When the music is so out of control, with that careening bass, your movie is so poised…
Yeah, but what’s going on inside the characters is not so poised. It’s like the bass, as you say. And there’s so much going on inside them, but it’s not expressed, just building up inside them, vibrating.
Watching “Glue,” I thought it really captured the formative nature of adolescence, and in this sense I found it to be a very filmic film.
Yeah, you can see all that in the Super 8, even hair on the film, the dirt of the place.

Which gave it such incredible texture. The negative space often defined the positive space, giving it this sense of absence as presence.
Yes, it’s like this idea of the past that is always present. As soon I say something, it belongs to the past, however ‘present’ it may be. In the film it’s not so articulated as that, but yes, it is a sort of memory-texture, a record of thought process.

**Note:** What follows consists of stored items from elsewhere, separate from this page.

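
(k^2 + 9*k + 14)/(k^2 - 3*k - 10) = (k + 7)/(k - 5)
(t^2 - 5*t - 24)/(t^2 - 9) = (t - 8)/(t - 3)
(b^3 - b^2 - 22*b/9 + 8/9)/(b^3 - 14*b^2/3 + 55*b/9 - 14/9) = (3*b + 4)/(3*b - 7)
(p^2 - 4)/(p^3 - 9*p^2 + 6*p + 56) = (p - 2)/(p^2 - 11*p + 28)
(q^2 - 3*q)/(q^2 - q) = (q - 3)/(q - 1)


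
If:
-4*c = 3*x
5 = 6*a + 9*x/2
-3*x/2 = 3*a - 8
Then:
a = 19/3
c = 11/2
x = -22/3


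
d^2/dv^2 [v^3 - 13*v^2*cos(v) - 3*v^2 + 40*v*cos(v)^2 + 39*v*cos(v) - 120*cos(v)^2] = 13*v^2*cos(v) + 52*v*sin(v) - 39*v*cos(v) - 80*v*cos(2*v) + 6*v - 78*sin(v) - 80*sin(2*v) - 26*cos(v) + 240*cos(2*v) - 6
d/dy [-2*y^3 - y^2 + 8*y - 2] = -6*y^2 - 2*y + 8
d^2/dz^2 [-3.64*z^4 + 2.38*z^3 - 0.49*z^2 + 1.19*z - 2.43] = -43.68*z^2 + 14.28*z - 0.98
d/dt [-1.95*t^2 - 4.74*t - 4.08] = -3.9*t - 4.74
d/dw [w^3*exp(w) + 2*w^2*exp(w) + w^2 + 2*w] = w^3*exp(w) + 5*w^2*exp(w) + 4*w*exp(w) + 2*w + 2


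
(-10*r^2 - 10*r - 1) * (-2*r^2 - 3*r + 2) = 20*r^4 + 50*r^3 + 12*r^2 - 17*r - 2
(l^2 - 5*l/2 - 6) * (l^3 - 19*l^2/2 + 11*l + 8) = l^5 - 12*l^4 + 115*l^3/4 + 75*l^2/2 - 86*l - 48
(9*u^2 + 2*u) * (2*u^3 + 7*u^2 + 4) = 18*u^5 + 67*u^4 + 14*u^3 + 36*u^2 + 8*u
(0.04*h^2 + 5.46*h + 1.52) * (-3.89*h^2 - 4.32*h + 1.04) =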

Especially with the Super 8 with the voice-over, when the kids are going back, I wanted to have a filmic way of portraying the subjective experience of remembering.

Why two boys and two girls? Any reason?
That’s how the story started.

One scene I really like is when the girl has the boys up to her bedroom. She asks what they want to drink, and they say chocolate milk. I thought she might have wanted to serve them liquor...
Oh! I don’t think so. In Argentina, at 5 o’clock, you “have your milk.” This could be caffe latte or chocolate milk. When the boys are outside, I translated their conversation as “Have you eaten yet” but they really ask one another “have you had your milk?”

So no liquor?

Alexis Dos Santos and Jon Robbins (me)

Did you study art history or painting?
I studied architecture for five years.

For "Glue," I had a very good DP, Natasha Braier. We tried to devise a palate that would express the characters’ emotions. This comes through a combination of takes and choices and the feeling that Natasha and I have for colors and textures. We were in tune, reading the same books, seeing the same movies. We have an excellent working relationship.

How long did “Glue”take to shoot?
Three and a half weeks. And the process of making this film was very particular.
Everything was very alive in the moment in front of the camera. It was all based on improvisation. I only had a ten-page script. Well, I had a story, and the structure of the film was there, but everything was a few lines or a paragraph as opposed to the three, four, five pages of a script. A lot of the camerawork and the editing came from this process, how free we were at the time of making it. Instead of establishing set scenes, we would just follow the actors as if it were a documentary. And like in a documentary you don’t know what’s coming next. And we were never sure what was going to happen in front of the camera.

This was the case with all the kids’ voiceovers. I had asked the kids to record their own thoughts just to help them work out their characters: 'what do you thnk of your family, your friends, life and death, what do you want in life?' And then I found these three kids had recorded this amazing stuff. Especially the stuff from the girl, it was just heartbreaking and really beautiful. I would like to do an art installation with voiceovers and the Super 8: there’s so much there. So, yeah, the process of how the film was made was organic.

We shot it in video. This was the best way to use digital. I found you could make more out of it this way than to try to make it look like film. That you can record forever and it doesn’t cost any money alleviates a lot of pressure. There is a smaller crew, less lighting. If there is something special about this film, it comes from the way it was made.